French home improvement and DIY retail giant Leroy Merlin has notified customers that their personal information has been compromised in a recent data breach. The company confirmed that its information system was targeted by a cyberattack, allowing unauthorized parties to potentially extract customer data.
The incident affects only customers in France and exposed the following data types:
full name
phone number
email address
postal address
date of birth
loyalty program–related information
The company clarified that banking data and account passwords were not compromised. Additionally, according to its statement, the stolen information has not yet been used maliciously — it has not been leaked online, published, or used for extortion attempts.
Upon detecting the incident, Leroy Merlin blocked unauthorized access and took containment measures to secure its systems.
Leroy Merlin is one of Europe’s largest DIY retail networks, operating across multiple EU countries, as well as Brazil and South Africa. The company employs 165,000 people and generates nearly $10 billion in annual revenue.

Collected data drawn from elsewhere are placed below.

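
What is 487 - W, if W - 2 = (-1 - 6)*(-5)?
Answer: 450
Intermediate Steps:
W = 37 (W = 2 + (-1 - 6)*(-5) = 2 - 7*(-5) = 2 + 35 = 37)
487 - W = 487 - 1*37 = 487 - 37 = 450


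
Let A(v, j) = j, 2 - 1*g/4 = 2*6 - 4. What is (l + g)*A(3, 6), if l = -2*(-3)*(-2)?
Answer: -216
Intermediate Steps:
g = -24 (g = 8 - 4*(2*6 - 4) = 8 - 4*(12 - 4) = 8 - 4*8 = 8 - 32 = -24)
l = -12 (l = 6*(-2) = -12)
(l + g)*A(3, 6) = (-12 - 24)*6 = -36*6 = -216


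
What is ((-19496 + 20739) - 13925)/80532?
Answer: -6341/40266 ≈ -0.15748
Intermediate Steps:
((-19496 + 20739) - 13925)/80532 = (1243 - 13925)*(1/80532) = -12682*1/80532 = -6341/40266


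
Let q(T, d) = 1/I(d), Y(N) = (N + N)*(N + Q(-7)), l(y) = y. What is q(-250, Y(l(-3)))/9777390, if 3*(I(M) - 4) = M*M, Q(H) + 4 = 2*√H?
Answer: I/(156438240*(16*I + 21*√7)) ≈ 3.0594e-11 + 1.0624e-10*I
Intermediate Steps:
Q(H) = -4 + 2*√H
I(M) = 4 + M²/3 (I(M) = 4 + (M*M)/3 = 4 + M²/3)
Y(N) = 2*N*(-4 + N + 2*I*√7) (Y(N) = (N + N)*(N + (-4 + 2*√(-7))) = (2*N)*(N + (-4 + 2*(I*√7))) = (2*N)*(N + (-4 + 2*I*√7)) = (2*N)*(-4 + N + 2*I*√7) = 2*N*(-4 + N + 2*I*√7))
q(T, d) = 1/(4 + d²/3)
q(-250, Y(l(-3)))/9777390 = (3/(12 + (2*(-3)*(-4 - 3 + 2*I*√7))²))/9777390 = (3/(12 + (2*(-3)*(-7 + 2*I*√7))²))*(1/9777390) = (3/(12 + (42 - 12*I*√7)²))*(1/9777390) = 1/(3259130*(12 + (42 - 12*I*√7)²))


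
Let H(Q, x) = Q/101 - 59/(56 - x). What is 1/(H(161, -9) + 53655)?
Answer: 6565/352249581 ≈ 1.8637e-5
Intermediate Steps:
H(Q, x) = -59/(56 - x) + Q/101 (H(Q, x) = Q*(1/101) - 59/(56 - x) = Q/101 - 59/(56 - x) = -59/(56 - x) + Q/101)
1/(H(161, -9) + 53655) = 1/((5959 - 56*161 + 161*(-9))/(101*(-56 - 9)) + 53655) = 1/((1/101)*(5959 - 9016 - 1449)/(-65) + 53655) = 1/((1/101)*(-1/65)*(-4506) + 53655) = 1/(4506/6565 + 53655) = 1/(352249581/6565) = 6565/352249581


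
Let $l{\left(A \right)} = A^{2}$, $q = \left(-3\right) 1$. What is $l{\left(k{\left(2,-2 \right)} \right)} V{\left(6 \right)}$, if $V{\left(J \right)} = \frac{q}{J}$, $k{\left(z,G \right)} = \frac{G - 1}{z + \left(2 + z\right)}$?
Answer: $- \frac{1}{8} \approx -0.125$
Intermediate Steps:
$q = -3$
$k{\left(z,G \right)} = \frac{-1 + G}{2 + 2 z}$
$V{\left(J \right)} = - \frac{3}{J}$
$l{\left(k{\left(2,-2 \right)} \right)} V{\left(6 \right)} = \left(\frac{-1 - 2}{2 \left(1 + 2\right)}\right)^{2} \left(- \frac{3}{6}\right) = \left(\frac{1}{2} \cdot \frac{1}{3} \left(-3\right)\right)^{2} \left(\left(-3\right) \frac{1}{6}\right) = \left(\frac{1}{2} \cdot \frac{1}{3} \left(-3\right)\right)^{2} \left(- \frac{1}{2}\right) = \left(- \frac{1}{2}\right)^{2} \left(- \frac{1}{2}\right) = \frac{1}{4} \left(- \frac{1}{2}\right) = - \frac{1}{8}$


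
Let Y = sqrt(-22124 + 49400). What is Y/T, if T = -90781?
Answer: -2*sqrt(6819)/90781 ≈ -0.0018193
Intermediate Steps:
Y = 2*sqrt(6819) (Y = sqrt(27276) = 2*sqrt(6819) ≈ 165.15)
Y/T = (2*sqrt(6819))/(-90781) = (2*sqrt(6819))*(-1/90781) = -2*sqrt(6819)/90781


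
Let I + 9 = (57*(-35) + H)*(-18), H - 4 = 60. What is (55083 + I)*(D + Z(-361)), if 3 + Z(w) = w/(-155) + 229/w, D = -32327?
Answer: -8552622571872/2945 ≈ -2.9041e+9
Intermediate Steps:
H = 64 (H = 4 + 60 = 64)
Z(w) = -3 + 229/w - w/155 (Z(w) = -3 + (w/(-155) + 229/w) = -3 + (w*(-1/155) + 229/w) = -3 + (-w/155 + 229/w) = -3 + (229/w - w/155) = -3 + 229/w - w/155)
I = 34749 (I = -9 + (57*(-35) + 64)*(-18) = -9 + (-1995 + 64)*(-18) = -9 - 1931*(-18) = -9 + 34758 = 34749)
(55083 + I)*(D + Z(-361)) = (55083 + 34749)*(-32327 + (-3 + 229/(-361) - 1/155*(-361))) = 89832*(-32327 + (-3 + 229*(-1/361) + 361/155)) = 89832*(-32327 + (-3 - 229/361 + 361/155)) = 89832*(-32327 - 73039/55955) = 89832*(-1808930324/55955) = -8552622571872/2945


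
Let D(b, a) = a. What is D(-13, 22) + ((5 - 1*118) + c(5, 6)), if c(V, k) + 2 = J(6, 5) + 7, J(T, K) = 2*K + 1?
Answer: -75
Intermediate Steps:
J(T, K) = 1 + 2*K
c(V, k) = 16 (c(V, k) = -2 + ((1 + 2*5) + 7) = -2 + ((1 + 10) + 7) = -2 + (11 + 7) = -2 + 18 = 16)
D(-13, 22) + ((5 - 1*118) + c(5, 6)) = 22 + ((5 - 1*118) + 16) = 22 + ((5 - 118) + 16) = 22 + (-113 + 16) = 22 - 97 = -75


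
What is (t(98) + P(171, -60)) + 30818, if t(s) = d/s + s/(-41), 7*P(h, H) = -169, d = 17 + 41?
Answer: 61861246/2009 ≈ 30792.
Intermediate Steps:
d = 58
P(h, H) = -169/7 (P(h, H) = (1/7)*(-169) = -169/7)
t(s) = 58/s - s/41 (t(s) = 58/s + s/(-41) = 58/s + s*(-1/41) = 58/s - s/41)
(t(98) + P(171, -60)) + 30818 = ((58/98 - 1/41*98) - 169/7) + 30818 = ((58*(1/98) - 98/41) - 169/7) + 30818 = ((29/49 - 98/41) - 169/7) + 30818 = (-3613/2009 - 169/7) + 30818 = -52116/2009 + 30818 = 61861246/2009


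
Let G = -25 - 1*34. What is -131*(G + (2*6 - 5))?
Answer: 6812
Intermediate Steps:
G = -59 (G = -25 - 34 = -59)
-131*(G + (2*6 - 5)) = -131*(-59 + (2*6 - 5)) = -131*(-59 + (12 - 5)) = -131*(-59 + 7) = -131*(-52) = 6812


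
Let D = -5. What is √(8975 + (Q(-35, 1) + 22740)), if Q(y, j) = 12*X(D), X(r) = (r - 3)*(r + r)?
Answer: 5*√1307 ≈ 180.76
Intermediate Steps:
X(r) = 2*r*(-3 + r) (X(r) = (-3 + r)*(2*r) = 2*r*(-3 + r))
Q(y, j) = 960 (Q(y, j) = 12*(2*(-5)*(-3 - 5)) = 12*(2*(-5)*(-8)) = 12*80 = 960)
√(8975 + (Q(-35, 1) + 22740)) = √(8975 + (960 + 22740)) = √(8975 + 23700) = √32675 = 5*√1307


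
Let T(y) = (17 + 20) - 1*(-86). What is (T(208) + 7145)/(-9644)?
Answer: -1817/2411 ≈ -0.75363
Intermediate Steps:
T(y) = 123 (T(y) = 37 + 86 = 123)
(T(208) + 7145)/(-9644) = (123 + 7145)/(-9644) = 7268*(-1/9644) = -1817/2411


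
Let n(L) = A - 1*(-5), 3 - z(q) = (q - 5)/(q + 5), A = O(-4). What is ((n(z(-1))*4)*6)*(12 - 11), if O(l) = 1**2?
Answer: 144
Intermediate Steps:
O(l) = 1
A = 1
z(q) = 3 - (-5 + q)/(5 + q) (z(q) = 3 - (q - 5)/(q + 5) = 3 - (-5 + q)/(5 + q))
n(L) = 6 (n(L) = 1 - 1*(-5) = 1 + 5 = 6)
((n(z(-1))*4)*6)*(12 - 11) = ((6*4)*6)*(12 - 11) = (24*6)*1 = 144*1 = 144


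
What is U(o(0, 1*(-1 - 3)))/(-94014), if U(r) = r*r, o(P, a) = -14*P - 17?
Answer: -289/94014 ≈ -0.0030740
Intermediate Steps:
o(P, a) = -17 - 14*P
U(r) = r²
U(o(0, 1*(-1 - 3)))/(-94014) = (-17 - 14*0)²/(-94014) = (-17 + 0)²*(-1/94014) = (-17)²*(-1/94014) = 289*(-1/94014) = -289/94014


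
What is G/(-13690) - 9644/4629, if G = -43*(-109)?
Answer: -153722483/63371010 ≈ -2.4258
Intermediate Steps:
G = 4687
G/(-13690) - 9644/4629 = 4687/(-13690) - 9644/4629 = 4687*(-1/13690) - 9644*1/4629 = -4687/13690 - 9644/4629 = -153722483/63371010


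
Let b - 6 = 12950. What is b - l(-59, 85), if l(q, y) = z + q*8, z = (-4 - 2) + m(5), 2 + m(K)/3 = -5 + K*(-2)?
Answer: 13485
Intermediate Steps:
m(K) = -21 - 6*K (m(K) = -6 + 3*(-5 + K*(-2)) = -6 + 3*(-5 - 2*K) = -6 + (-15 - 6*K) = -21 - 6*K)
z = -57 (z = (-4 - 2) + (-21 - 6*5) = -6 + (-21 - 30) = -6 - 51 = -57)
l(q, y) = -57 + 8*q (l(q, y) = -57 + q*8 = -57 + 8*q)
b = 12956 (b = 6 + 12950 = 12956)
b - l(-59, 85) = 12956 - (-57 + 8*(-59)) = 12956 - (-57 - 472) = 12956 - 1*(-529) = 12956 + 529 = 13485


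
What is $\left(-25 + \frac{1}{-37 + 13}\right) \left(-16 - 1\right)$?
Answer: $\frac{10217}{24} \approx 425.71$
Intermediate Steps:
$\left(-25 + \frac{1}{-37 + 13}\right) \left(-16 - 1\right) = \left(-25 + \frac{1}{-24}\right) \left(-17\right) = \left(-25 - \frac{1}{24}\right) \left(-17\right) = \left(- \frac{601}{24}\right) \left(-17\right) = \frac{10217}{24}$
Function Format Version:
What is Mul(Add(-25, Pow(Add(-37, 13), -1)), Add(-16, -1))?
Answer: Rational(10217, 24) ≈ 425.71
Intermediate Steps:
Mul(Add(-25, Pow(Add(-37, 13), -1)), Add(-16, -1)) = Mul(Add(-25, Pow(-24, -1)), -17) = Mul(Add(-25, Rational(-1, 24)), -17) = Mul(Rational(-601, 24), -17) = Rational(10217, 24)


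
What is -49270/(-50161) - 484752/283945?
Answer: -10325674922/14242965145 ≈ -0.72497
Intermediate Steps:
-49270/(-50161) - 484752/283945 = -49270*(-1/50161) - 484752*1/283945 = 49270/50161 - 484752/283945 = -10325674922/14242965145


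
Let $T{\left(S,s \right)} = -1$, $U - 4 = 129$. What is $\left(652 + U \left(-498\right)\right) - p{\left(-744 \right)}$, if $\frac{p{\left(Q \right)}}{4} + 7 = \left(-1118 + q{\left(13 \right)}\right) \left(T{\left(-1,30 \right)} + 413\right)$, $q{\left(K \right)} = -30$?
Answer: $1826350$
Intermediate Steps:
$U = 133$ ($U = 4 + 129 = 133$)
$p{\left(Q \right)} = -1891932$ ($p{\left(Q \right)} = -28 + 4 \left(-1118 - 30\right) \left(-1 + 413\right) = -28 + 4 \left(\left(-1148\right) 412\right) = -28 + 4 \left(-472976\right) = -28 - 1891904 = -1891932$)
$\left(652 + U \left(-498\right)\right) - p{\left(-744 \right)} = \left(652 + 133 \left(-498\right)\right) - -1891932 = \left(652 - 66234\right) + 1891932 = -65582 + 1891932 = 1826350$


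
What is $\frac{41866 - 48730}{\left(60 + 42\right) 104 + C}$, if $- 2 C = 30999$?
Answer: $\frac{4576}{3261} \approx 1.4032$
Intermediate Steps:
$C = - \frac{30999}{2}$ ($C = \left(- \frac{1}{2}\right) 30999 = - \frac{30999}{2} \approx -15500.0$)
$\frac{41866 - 48730}{\left(60 + 42\right) 104 + C} = \frac{41866 - 48730}{\left(60 + 42\right) 104 - \frac{30999}{2}} = - \frac{6864}{102 \cdot 104 - \frac{30999}{2}} = - \frac{6864}{10608 - \frac{30999}{2}} = - \frac{6864}{- \frac{9783}{2}} = \left(-6864\right) \left(- \frac{2}{9783}\right) = \frac{4576}{3261}$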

Despite the company’s size, no ransomware group has claimed responsibility at the time of writing, and no evidence has emerged of the data being published or sold. Affected customers were provided guidance on identifying phishing attempts and monitoring unusual account activity.
Although financial credentials and passwords were not exposed, the breach serves as an important reminder that even major global retailers remain vulnerable to cyberattacks. Leroy Merlin urges customers to stay alert to unsolicited messages or suspicious contact attempts, as compromised information may be exploited for phishing or social engineering.